In the same speech, the President referred to other Presidents in American history who cited executive authority to order warrantless surveillance. But of course, those past presidents "like Wilson and Roosevelt" were acting before the Supreme Court decided in 1967 that our communications are protected by the Fourth Amendment, and before Congress decided in 1978 that the executive branch could no longer unilaterally decide which Americans to wiretap.
I asked the Attorney General about this issue when he testified before the Judiciary Committee. And neither he nor anyone in the Administration has been able to come up with a single prior example of wiretapping inside the United States since 1978 that was conducted outside FISA's authorization.
So the President's arguments in the State of the Union were baseless, and it is unacceptable that the President of the United States would so obviously mislead the Congress and American public.

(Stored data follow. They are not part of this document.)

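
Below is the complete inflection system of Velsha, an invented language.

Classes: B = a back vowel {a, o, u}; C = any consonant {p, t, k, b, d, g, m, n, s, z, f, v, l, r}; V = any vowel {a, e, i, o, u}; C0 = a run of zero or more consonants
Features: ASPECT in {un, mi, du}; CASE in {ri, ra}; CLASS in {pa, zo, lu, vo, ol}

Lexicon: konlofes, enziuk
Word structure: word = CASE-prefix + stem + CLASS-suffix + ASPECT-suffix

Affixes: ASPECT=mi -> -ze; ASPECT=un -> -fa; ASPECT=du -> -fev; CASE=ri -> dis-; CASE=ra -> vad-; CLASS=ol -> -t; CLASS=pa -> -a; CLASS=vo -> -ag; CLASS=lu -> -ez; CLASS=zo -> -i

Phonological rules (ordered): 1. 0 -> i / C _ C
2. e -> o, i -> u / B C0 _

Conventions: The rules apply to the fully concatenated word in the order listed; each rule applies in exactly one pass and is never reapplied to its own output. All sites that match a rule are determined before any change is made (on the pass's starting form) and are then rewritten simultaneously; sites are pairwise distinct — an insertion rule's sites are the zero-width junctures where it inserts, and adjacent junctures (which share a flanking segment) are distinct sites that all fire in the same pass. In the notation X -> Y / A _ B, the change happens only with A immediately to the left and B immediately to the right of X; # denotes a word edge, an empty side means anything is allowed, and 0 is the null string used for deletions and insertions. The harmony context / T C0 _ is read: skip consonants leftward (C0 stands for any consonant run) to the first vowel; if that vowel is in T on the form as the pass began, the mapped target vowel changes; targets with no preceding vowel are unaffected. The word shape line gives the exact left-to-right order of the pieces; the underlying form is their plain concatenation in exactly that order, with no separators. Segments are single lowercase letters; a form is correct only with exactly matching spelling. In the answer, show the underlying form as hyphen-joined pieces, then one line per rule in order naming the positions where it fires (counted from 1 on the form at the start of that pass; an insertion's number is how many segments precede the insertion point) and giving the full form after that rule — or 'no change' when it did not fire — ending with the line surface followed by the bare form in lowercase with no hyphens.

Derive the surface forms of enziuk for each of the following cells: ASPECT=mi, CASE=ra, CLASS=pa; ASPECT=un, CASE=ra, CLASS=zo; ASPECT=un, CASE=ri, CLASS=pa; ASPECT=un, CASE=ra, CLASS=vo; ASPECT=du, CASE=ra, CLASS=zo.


cell ASPECT=mi, CASE=ra, CLASS=pa:
underlying: vad-enziuk-a-ze
1. 0 -> i / C _ C: inserts after position(s) 5: vadeniziukaze
2. e -> o, i -> u / B C0 _: fires at position(s) 4, 13: vadoniziukazo
surface: vadoniziukazo

cell ASPECT=un, CASE=ra, CLASS=zo:
underlying: vad-enziuk-i-fa
1. 0 -> i / C _ C: inserts after position(s) 5: vadeniziukifa
2. e -> o, i -> u / B C0 _: fires at position(s) 4, 11: vadoniziukufa
surface: vadoniziukufa

cell ASPECT=un, CASE=ri, CLASS=pa:
underlying: dis-enziuk-a-fa
1. 0 -> i / C _ C: inserts after position(s) 5: diseniziukafa
2. e -> o, i -> u / B C0 _: no change
surface: diseniziukafa

cell ASPECT=un, CASE=ra, CLASS=vo:
underlying: vad-enziuk-ag-fa
1. 0 -> i / C _ C: inserts after position(s) 5, 11: vadeniziukagifa
2. e -> o, i -> u / B C0 _: fires at position(s) 4, 13: vadoniziukagufa
surface: vadoniziukagufa

cell ASPECT=du, CASE=ra, CLASS=zo:
underlying: vad-enziuk-i-fev
1. 0 -> i / C _ C: inserts after position(s) 5: vadeniziukifev
2. e -> o, i -> u / B C0 _: fires at position(s) 4, 11: vadoniziukufev
surface: vadoniziukufev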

The President also has argued that periodic internal executive branch review provides an adequate check on the program. He has even characterized this periodic review as a safeguard for civil liberties. But we don't know what this check involves. And we do know that Congress explicitly rejected this idea of unilateral executive decision-making in this area when it passed FISA.
Finally, the President has tried to claim that informing a handful of congressional leaders, the so-called Gang of Eight, somehow excuses breaking the law. Of course, several of these members said they weren't given the full story. And all of them were prohibited from discussing what they were told. So the fact that they were informed under these extraordinary circumstances does not constitute congressional oversight, and it most certainly does not constitute congressional approval of the program.

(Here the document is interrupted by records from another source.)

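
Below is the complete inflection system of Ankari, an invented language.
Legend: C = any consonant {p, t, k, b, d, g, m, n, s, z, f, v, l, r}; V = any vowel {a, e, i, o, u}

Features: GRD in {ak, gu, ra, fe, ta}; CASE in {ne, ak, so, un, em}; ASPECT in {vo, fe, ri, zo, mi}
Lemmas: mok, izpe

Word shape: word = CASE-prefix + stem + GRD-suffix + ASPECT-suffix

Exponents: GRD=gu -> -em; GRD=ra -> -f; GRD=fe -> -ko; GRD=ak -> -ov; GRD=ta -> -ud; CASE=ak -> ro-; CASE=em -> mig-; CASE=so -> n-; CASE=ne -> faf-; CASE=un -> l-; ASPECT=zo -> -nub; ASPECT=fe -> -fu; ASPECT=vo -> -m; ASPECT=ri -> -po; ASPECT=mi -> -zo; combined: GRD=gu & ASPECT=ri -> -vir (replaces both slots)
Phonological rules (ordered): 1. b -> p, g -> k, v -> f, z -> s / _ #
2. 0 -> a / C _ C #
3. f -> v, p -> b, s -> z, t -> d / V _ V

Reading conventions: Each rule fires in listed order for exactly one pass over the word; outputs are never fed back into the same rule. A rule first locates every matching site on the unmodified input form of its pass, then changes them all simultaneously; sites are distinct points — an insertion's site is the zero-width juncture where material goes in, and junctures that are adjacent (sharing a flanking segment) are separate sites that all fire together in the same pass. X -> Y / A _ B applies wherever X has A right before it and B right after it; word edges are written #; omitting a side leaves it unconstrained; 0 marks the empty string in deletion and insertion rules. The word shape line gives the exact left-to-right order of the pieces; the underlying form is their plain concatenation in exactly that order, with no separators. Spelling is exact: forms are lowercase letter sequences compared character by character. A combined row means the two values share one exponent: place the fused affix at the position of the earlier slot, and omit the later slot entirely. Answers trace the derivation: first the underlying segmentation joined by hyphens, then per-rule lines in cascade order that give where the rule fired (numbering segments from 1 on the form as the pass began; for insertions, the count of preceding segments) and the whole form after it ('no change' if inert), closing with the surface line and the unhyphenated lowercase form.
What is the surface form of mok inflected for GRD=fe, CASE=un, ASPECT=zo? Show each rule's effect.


underlying: l-mok-ko-nub
1. b -> p, g -> k, v -> f, z -> s / _ #: fires at position(s) 9: lmokkonup
2. 0 -> a / C _ C #: no change
3. f -> v, p -> b, s -> z, t -> d / V _ V: no change
surface: lmokkonup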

Indeed, it doesn't even comply with the National Security Act, which requires the entire memberships of the House and Senate Intelligence Committee to be "fully and currently informed of the intelligence activities of the United States."
Nor does the latest agreement to allow a seven-member subcommittee to review the program comply with the law. Granting a minority of the committee access to information is inadequate and still does not comply with the law requiring that the full committee be kept fully informed.
In addition, we now know that some of the Gang of Eight expressed concern about the program. The Administration ignored their protests. One of the eight members of Congress who has been briefed about the program, Congresswoman Jane Harman, ranking member of the House Intelligence Committee, has said she sees no reason why the Administration cannot accomplish its goals within the law as currently written.
None of the President's arguments explains or excuses his conduct, or the NSA's domestic spying program. Not one. It is hard to believe that the President has the audacity to claim that they do.
And perhaps that is what is most troubling here, Mr. President. Even more troubling than the arguments the President has made is what he relies on to make them convincing the credibility of the office of the President itself. He essentially argues that the American people should trust him simply because of the office he holds.